Encerrada en el cuarto de baño. Lo sé pues se oye de fondo el sonido de la ducha. Empujo la puerta y el vapor empaña instantáneamente los cristales de mis anteojos ¿Eres tú?, le oigo decir. Dos toallas cuelgan de la barra, una de las cuales denota un uso reciente. Soy yo, respondo con la voz grave. La verdad es que no quiero ni imaginar qué clase de accidente sufrió el atuendo superior que llevaba puesto originalmente el usurpador para que hubiese tenido que escarbar tan groseramente entre mis vestimentas. Soy yo, repito.

¿Quién más podía a ser?

La cortina de la ducha está levemente descorrida. Veo su espalda mojada bajo el chorro de agua. En un acto reflejo, de una estupidez supina, me desabotono la camisa y, sin acabar de sacarme los pantalones, me voy metiendo sigilosamente a la tina, pensando en que sería buena idea ducharnos juntos y hacer el amor enjabonados como en las películas, sin incomodarse mutuamente y sin perder el equilibrio. Cuando ya estoy justo detrás de ella ¿Quién vino?, pregunto, y comienzo a sentir los pantalones más pesados por el agua. ¿Quién vino?, repito. Helena, me contesta Beatriz, con voz temblorosa. La rodeo por la cintura y pongo el agua más caliente. Vino Helena, repite. ¿Quién? Helena, mi amiga de la academia de flamenco ¿Quién? Helena, la que se sube a los árboles ¿Quién? ¡Helena! Ya te he hablado de ella. Beatriz se apresura en saltar fuera de la tina y se cubre con la toalla. 

La mentira es burda y evidente.

Que no la juzgue, me pide en seguida ¿Juzgarla? La verdad, yo no quiero juzgarla. Quisiera insultarla, decirle algo venenoso y letal. Quisiera hacer algo más que quedarme aquí cabeceando el chorro de agua. Pero es inútil. Dentro del acotado repertorio de respuestas que manejo ante tan desgraciada eventualidad, mi cerebro ha optado (como por defecto) por acatar el libreto de José Luis Perales. El marido (o conviviente o pacto amoroso heterosexual tradicional) se ha enterado de que la mujer le ha puesto los cuernos con otro hombre ¡Bueno, qué se le va a hacer! En lugar de insultarla, se le debe decir que se lleve el paraguas por si llueve, que se abrigue. Deja ya, mujer, que vaya preparando mi equipaje. Y el día que puedas me mandas con alguien, las cosas que un día pudiera olvidar. Sí, también.

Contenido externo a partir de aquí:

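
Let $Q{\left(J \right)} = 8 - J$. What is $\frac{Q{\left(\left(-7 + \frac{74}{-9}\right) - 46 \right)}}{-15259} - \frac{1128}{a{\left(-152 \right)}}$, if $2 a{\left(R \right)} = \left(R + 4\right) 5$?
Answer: $\frac{77339429}{25406235} \approx 3.0441$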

¡Qué bueno que te lo tomes así!, me dice Beatriz sin mirarme a la cara. Su palma se desliza y despeja una aureola en el vapor que cubre la superficie del espejo. Sería ideal si pudiera irme hoy mismo de la casa, agrega, y comienza a lavarse los dientes. Veo su rostro reflejado en el espejo y, detrás de su rostro, mi figura semi-empañada, el pantalón a las rodillas, la camisa abierta, mi mano sobajeando mi panza flácida. ¿Se puede saber la razón?, pregunto. La razón: sentirse sola en mi compañía. Es sencillo, dice, ya no quiere vivir así ¿O no me doy cuenta de que hace tiempo vengo actuando como un loco, un ermitaño, un cínico? ¿O no me doy cuenta de que prácticamente ya no hablamos, que prefiero pasarme horas y horas frente a computador, escuchando canciones cebolleras, haciendo quiénsabequé cosas, encerrado en la pieza de los libros?  ¿O no me doy cuenta de que parezco uno de esos japoneses que no salen de su pieza…cómo es que se llaman? ¡Hikikomori se llaman esos japoneses locos!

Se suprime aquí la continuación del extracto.